Outsider leads after divisive Tunisia presidential poll

Updated 52 min 28 sec ago

Outsider leads after divisive Tunisia presidential poll

  • Law professor Saied and magnate Karoui, after exit polls showed they had qualified for the second round of voting

TUNIS: Political outsider Kais Saied was leading Tunisia’s election with just over a quarter of votes counted, the election commission said Monday, in the country’s second free presidential vote since the Arab Spring.
Saied was on 19 percent, leading imprisoned media magnate Nabil Karoui, who was on 14.9 percent, and ahead of the candidate from the Islamist-inspired Ennahdha party Abdelfattah Mourou (13.1 percent).
The announcement came after both Saied and Karoui’s camp claimed to have won through to the second round, in the highly divisive polls.
Local papers splashed photos across their front pages of law professor Saied and magnate Karoui, after exit polls showed they had qualified for the second round of voting.
“An unexpected verdict,” ran a headline in La Presse.
Le Temps titled its editorial “The Slap,” while the Arabic language Echourouk newspaper highlighted a “political earthquake” and a “tsunami” in the Maghreb.
The initial signs point toward a major upset for Tunisia’s political establishment, in place since the 2011 uprising that ousted dictator Zine El Abidine Ben Ali.
It could also usher in a period of immense uncertainty for the fledgling north African democracy, the sole success story of the Arab Spring revolts.

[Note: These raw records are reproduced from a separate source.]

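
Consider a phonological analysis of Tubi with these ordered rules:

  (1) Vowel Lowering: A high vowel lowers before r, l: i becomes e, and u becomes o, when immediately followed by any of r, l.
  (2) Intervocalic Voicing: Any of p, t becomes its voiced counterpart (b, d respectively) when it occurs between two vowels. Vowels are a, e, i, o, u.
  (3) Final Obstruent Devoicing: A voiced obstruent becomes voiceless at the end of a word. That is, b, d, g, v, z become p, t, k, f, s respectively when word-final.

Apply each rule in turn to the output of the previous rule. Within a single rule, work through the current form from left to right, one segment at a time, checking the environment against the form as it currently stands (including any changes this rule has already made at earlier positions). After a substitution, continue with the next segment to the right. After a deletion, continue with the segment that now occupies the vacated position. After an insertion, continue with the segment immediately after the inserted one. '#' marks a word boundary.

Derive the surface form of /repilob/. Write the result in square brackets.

[rebelop]

(1) Vowel Lowering: [repilob] → [repelob]
(2) Intervocalic Voicing: [repelob] → [rebelob]
(3) Final Obstruent Devoicing: [rebelob] → [rebelop]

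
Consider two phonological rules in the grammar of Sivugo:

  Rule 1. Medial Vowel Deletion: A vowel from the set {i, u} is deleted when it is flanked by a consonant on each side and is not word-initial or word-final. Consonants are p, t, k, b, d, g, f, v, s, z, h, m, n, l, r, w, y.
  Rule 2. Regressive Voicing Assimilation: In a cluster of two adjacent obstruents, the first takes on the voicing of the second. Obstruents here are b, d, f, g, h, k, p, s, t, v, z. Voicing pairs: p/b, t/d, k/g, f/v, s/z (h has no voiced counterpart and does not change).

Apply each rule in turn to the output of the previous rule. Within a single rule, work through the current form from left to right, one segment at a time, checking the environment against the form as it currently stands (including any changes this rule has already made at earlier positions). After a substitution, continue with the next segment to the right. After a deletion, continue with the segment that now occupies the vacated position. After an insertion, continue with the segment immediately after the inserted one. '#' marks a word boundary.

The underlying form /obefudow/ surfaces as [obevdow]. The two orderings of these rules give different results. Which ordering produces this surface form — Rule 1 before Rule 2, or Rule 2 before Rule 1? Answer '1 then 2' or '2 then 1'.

1 then 2

Order 1 then 2:
  1 Medial Vowel Deletion: [obefudow] → [obefdow]
  2 Regressive Voicing Assimilation: [obefdow] → [obevdow]
  result: [obevdow]
Order 2 then 1:
  2 Regressive Voicing Assimilation: no change — [obefudow]
  1 Medial Vowel Deletion: [obefudow] → [obefdow]
  result: [obefdow]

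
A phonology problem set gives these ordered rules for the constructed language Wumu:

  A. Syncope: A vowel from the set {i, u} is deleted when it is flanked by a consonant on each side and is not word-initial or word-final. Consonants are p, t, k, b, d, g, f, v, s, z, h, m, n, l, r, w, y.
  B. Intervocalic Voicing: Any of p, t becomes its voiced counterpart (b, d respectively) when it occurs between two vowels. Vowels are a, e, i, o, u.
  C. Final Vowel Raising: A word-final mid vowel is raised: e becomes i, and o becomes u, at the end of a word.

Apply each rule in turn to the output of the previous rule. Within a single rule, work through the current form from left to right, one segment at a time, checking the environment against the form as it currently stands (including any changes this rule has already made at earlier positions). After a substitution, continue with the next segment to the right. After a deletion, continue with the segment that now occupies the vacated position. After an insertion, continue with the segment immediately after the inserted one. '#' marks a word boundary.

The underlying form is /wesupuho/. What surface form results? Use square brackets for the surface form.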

Tunisia’s electoral commission (ISIE) reported low turnout at 45 percent, down from 64 percent in the country’s first democratic polls in 2014.
Late Sunday, Prime Minister Youssef Chahed called on the liberal and centrist camps to band together for legislative elections set for October 6, voicing concern that low participation was “bad for the democratic transition.”

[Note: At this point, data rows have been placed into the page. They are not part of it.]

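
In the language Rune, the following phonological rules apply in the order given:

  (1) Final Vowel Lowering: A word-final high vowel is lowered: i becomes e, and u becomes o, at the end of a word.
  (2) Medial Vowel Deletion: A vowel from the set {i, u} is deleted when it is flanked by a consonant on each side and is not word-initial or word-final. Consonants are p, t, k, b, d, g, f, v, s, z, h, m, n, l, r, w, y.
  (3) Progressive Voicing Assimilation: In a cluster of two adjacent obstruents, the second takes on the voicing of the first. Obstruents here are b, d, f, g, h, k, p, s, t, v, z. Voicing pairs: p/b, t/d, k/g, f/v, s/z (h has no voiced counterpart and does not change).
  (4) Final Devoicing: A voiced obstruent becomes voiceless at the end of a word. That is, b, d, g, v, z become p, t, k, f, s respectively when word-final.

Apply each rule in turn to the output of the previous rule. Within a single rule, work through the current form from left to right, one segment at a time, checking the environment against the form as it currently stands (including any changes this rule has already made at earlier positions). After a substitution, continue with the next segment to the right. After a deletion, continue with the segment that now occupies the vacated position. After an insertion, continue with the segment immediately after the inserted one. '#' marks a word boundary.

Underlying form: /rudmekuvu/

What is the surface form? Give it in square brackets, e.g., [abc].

[rdmekfo]

(1) Final Vowel Lowering: [rudmekuvu] → [rudmekuvo]
(2) Medial Vowel Deletion: [rudmekuvo] → [rdmekvo]
(3) Progressive Voicing Assimilation: [rdmekvo] → [rdmekfo]
(4) Final Devoicing: no change — [rdmekfo]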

Chahed, a presidential hopeful whose popularity has been tarnished by a sluggish economy and the rising cost of living, could well turn out to be the election’s biggest loser.
The election comes against a backdrop of serious social and economic crises.

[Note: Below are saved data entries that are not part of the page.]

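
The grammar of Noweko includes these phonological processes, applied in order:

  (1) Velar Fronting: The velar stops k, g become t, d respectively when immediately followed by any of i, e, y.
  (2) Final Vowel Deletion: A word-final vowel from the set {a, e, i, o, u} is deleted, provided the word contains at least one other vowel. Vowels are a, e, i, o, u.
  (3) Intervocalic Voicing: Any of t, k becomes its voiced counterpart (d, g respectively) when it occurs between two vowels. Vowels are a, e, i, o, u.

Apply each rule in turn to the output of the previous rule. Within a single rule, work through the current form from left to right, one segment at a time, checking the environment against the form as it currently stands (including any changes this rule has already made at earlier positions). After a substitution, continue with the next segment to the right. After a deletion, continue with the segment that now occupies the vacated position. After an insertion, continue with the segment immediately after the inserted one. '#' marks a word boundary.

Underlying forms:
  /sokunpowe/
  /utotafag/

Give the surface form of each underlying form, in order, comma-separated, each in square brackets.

[sogunpow], [udodafag]

/sokunpowe/:
  (1) Velar Fronting: no change — [sokunpowe]
  (2) Final Vowel Deletion: [sokunpowe] → [sokunpow]
  (3) Intervocalic Voicing: [sokunpow] → [sogunpow]
/utotafag/:
  (1) Velar Fronting: no change — [utotafag]
  (2) Final Vowel Deletion: no change — [utotafag]
  (3) Intervocalic Voicing: [utotafag] → [udodafag]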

Karoui, a 56-year-old media magnate, has been behind bars since August 23 on charges of money laundering and Tunisia’s judiciary has refused his release three times.
A controversial businessman, labelled a “populist” by critics, Karoui built his appeal by using his Nessma television channel to launch charity campaigns, handing out food aid to some of the country’s poorest.
His apparent rival is political neophyte Saied.
The highly conservative constitutionalist, known to Tunisians for his televised political commentary since the 2011 revolt, has shunned political parties and mass rallies. Instead, he has opted to go door-to-door to explain his policies.
He advocates a rigorous overhaul of the constitution and voting system, to decentralize power “so that the will of the people penetrates into central government and puts an end to corruption.”
Often surrounded by young acolytes, he also set forth his social conservatism, defending the death penalty, criminalization of homosexuality and a sexual assault law that punishes unmarried couples who engage in public displays of affection.
“It’s going to be new,” said a baker named Said on Monday, issuing a wry smile.
“We’ll have to wait and see. Anyway, what matters in Tunisia is the parliament.”
The first round was marked by high rates of apathy among young voters, pushing ISIE head to put out an emergency call to them Sunday an hour before polls closed.
On Sunday morning, senior citizen Adil Toumi had asked as he voted in the capital “where are the young people?“
Political scientist Hamza Meddeb told AFP “this is a sign of very deep discontent with the political class that has not met economic and social expectations,“
“Disgust with the political elite seems to have resulted in a vote for outsiders.”
Distrust of the political establishment runs high in Tunisia, where unemployment is at 15 percent and the cost of living has risen by close to a third since 2016.
Extremist attacks have exacted a heavy toll on the key tourism sector.
Around 70,000 security forces were mobilized for the polls.
The date of a second and final round between the top two candidates has not been announced, but it must be held by October 23 at the latest and may even take place on the same day as legislative polls, October 6.